BOGOTA - Children living in hundreds of orphanages in Haiti suffer sexual and physical abuse and some are trafficked into orphanages for profit, according to a charity founded by "Harry Potter" author J.K. Rowling.
Many of Haiti's orphanages use deception to recruit children from unknowing and impoverished parents - a form of trafficking - and use those children to attract donations, said the report released on Thursday by the London-based charity Lumos.
Donors, mostly from the United States and faith-based organisations, give $70 million a year to one-third of Haiti's 750 orphanages, it said.
About 30,000 children live in orphanages in Haiti, even though four in five of those children have at least one living parent, Lumos said. Most orphanages are privately funded.
Impoverished families are frequently duped into giving up their children by orphanage directors who hire so-called child-finders and local pastors who also seek out children, it said.
In some cases, families had been paid $75 to give their children away, the report said.
"Many parents are deceived into giving up their children, purely so that unscrupulous individuals can make a profit," said Lumos Chief Executive Georgette Mulheir in a statement.
"Well-intended donors give vast sums to orphanages.
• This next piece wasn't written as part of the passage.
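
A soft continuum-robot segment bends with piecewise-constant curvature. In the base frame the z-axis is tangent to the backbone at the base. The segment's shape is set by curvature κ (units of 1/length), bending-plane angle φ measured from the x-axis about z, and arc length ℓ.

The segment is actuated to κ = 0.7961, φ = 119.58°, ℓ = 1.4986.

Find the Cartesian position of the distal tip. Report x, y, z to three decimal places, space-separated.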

But 80 percent of children living there are not orphans," she said.
Taking children from their parents through deception, coercion or purchase is a form of human trafficking going largely unchecked, said the report released at Haiti's first anti-trafficking conference this week in Port-au-Prince.
In a country where one in four people lives on $1.23 a day, extreme poverty drives families to sell or give their children to orphanages on false promises they will receive an education, food or care, Lumos said.
Lumos interviewed 44 children who had been raised in orphanages as well as former orphanage volunteers, health care workers and government officials.
Some children reported beatings and cold water being dumped on toddlers who were forced to sleep on an orphanage floor.
One 19-year-old man with a physical disability told Lumos he was regularly beaten at an orphanage that he left in 2015.
"They would use a stick or an electric cord to hit you, wherever on your body," he said. "Sometimes they would hit you and you'd bleed."
Lumos said it found evidence in the past two years that sexual abuse in orphanages occurs, saying such cases "rarely come to light." Even if such cases are reported and investigated, they rarely result in justice for victims, it said.
The charity urged donors to redirect funds away from Haiti's orphanages.
It suggested spending money instead on improving foster care and local adoption programs and helping families look after their children by funding schooling and housing projects.